The current GIR level remained below the BSP’s $80-billion forecast for the entire year and is less than the $81.57-billion reserves as of December 2017.
The BSP employs “tactical intervention” and uses the reserve stash to intervene and smoothen changes in day-to-day currency trading in order to keep the peso stable.
In terms of import cover, October’s level slipped to 6.8 months versus 7.7 months when the year opened, though still well above the three-month global standard.
The peso has pared its losses over the past month to return to the P52 level versus the greenback, coming from its weakest levels in 12 years back in September. It was 4.8% weaker year-to-date on Monday compared to about eight percent two months ago.
“These last three months of 2018, we will see some turnaround in the peso. More (dollars) are coming in: remittances, BPO (business process outsourcing) payments and more people are coming in from tourism,” Mr. Guinigundo said.
“The accumulation of foreign exchange can see a high point within the last three months and it continues to happen.”
The central bank official also pointed out that more dollars are headed to the Philippines ahead of Christmas, giving BSP more resources to beef up reserves.
“If there are opportunities, we will do so because there is excess supply of dollars in the market especially if doing so will provide additional liquidity to the system,” he added.
“Even if you release a few pesos here and there and build up your GIR, it will not unduly upset the stability of the fundamentals.”
These purchases will likewise help boost peso liquidity in the market, spurring money supply growth after easing in the last few months.

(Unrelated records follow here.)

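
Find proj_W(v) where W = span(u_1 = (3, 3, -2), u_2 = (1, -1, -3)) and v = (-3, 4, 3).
proj_W(v) = (-145/206, 523/206, 438/103)

Set up U = [u_1 | ... | u_2] ∈ R^(3×2). The projector onto W = col(U) is P = U (U^T U)^(-1) U^T.
Compute U^T U =
  [22, 6]
  [6, 11],
and U^T v = (-3, -16).
Solve U^T U · c = U^T v for the coefficients: c = (63/206, -167/103). The projection is proj_W(v) = U c.
Check: (v - proj_W(v)) · u_1 = 0  (should be 0).
Check: (v - proj_W(v)) · u_2 = 0  (should be 0).
Result: proj_W(v) = (-145/206, 523/206, 438/103).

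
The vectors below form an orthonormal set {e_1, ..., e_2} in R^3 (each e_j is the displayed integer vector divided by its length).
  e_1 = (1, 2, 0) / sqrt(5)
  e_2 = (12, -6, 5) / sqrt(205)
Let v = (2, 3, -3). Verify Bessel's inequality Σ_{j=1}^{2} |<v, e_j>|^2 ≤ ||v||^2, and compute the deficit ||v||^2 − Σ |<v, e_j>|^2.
Σ |<v, e_j>|^2 = 541/41; ||v||^2 = 22; deficit = 361/41

Write each e_j = u_j / sqrt(<u_j, u_j>) where u_j is the displayed integer vector. Then <v, e_j> = <v, u_j> / sqrt(<u_j, u_j>), so |<v, e_j>|^2 = <v, u_j>^2 / <u_j, u_j>.
Coefficients: <v, e_1> = 8/sqrt(5), <v, e_2> = -9/sqrt(205).
Square and sum: Σ |<v, e_j>|^2 = 541/41.
Compute ||v||^2 = v·v = 22.
Deficit = 22 − 541/41 = 361/41 ≥ 0, confirming Bessel's inequality. (The deficit equals ||v − Σ <v,e_j> e_j||^2, the squared distance from v to span{e_j}.)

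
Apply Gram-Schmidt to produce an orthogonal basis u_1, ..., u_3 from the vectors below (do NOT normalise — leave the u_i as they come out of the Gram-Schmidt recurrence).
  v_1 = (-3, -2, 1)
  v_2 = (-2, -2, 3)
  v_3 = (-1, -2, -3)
Orthogonal basis:
  u_1 = (-3, -2, 1)
  u_2 = (11/14, -1/7, 29/14)
  u_3 = (64/69, -112/69, -32/69)

Apply the Gram-Schmidt recurrence
  u_1 = v_1
  u_i = v_i − Σ_{j<i} ((v_i · u_j) / (u_j · u_j)) · u_j.

Step by step this gives:
  u_1 = (-3, -2, 1)
  u_2 = (11/14, -1/7, 29/14)
  u_3 = (64/69, -112/69, -32/69)

Orthogonality check:
  u_2 · u_1 = 0 (should be 0)
  u_3 · u_1 = 0 (should be 0)
  u_3 · u_2 = 0 (should be 0)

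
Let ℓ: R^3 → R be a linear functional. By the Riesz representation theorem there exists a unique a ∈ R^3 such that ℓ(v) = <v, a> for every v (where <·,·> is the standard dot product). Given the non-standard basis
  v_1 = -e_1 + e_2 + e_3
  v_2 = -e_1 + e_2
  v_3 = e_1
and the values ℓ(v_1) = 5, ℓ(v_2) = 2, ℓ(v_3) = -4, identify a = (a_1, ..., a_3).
a = (-4, -2, 3)

Write a = (a_1, ..., a_3) in the standard basis. For each basis vector v_i, ℓ(v_i) = <v_i, a> is a linear equation in the a_j's. Collect the n equations into a matrix system V a = ℓ, where row i of V is v_i (expressed in the standard basis). Since V is invertible (lower-triangular with 1s on the diagonal, up to permutation), solve by back-substitution:
  V =
[[-1, 1, 1],
 [-1, 1, 0],
 [1, 0, 0]]
  V a = (5, 2, -4)
Solving gives a = (-4, -2, 3).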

Emilio S. Neri, Jr., lead economist at the Bank of the Philippine Islands, has cited the need for the BSP to “build up” the country’s reserves after the peso’s depreciation eroded this buffer for much of the year.
Credit raters have been citing GIR as a source of strength for the Philippines, providing sufficient buffer against external shocks which could unduly weigh on the country’s ability to service foreign obligations.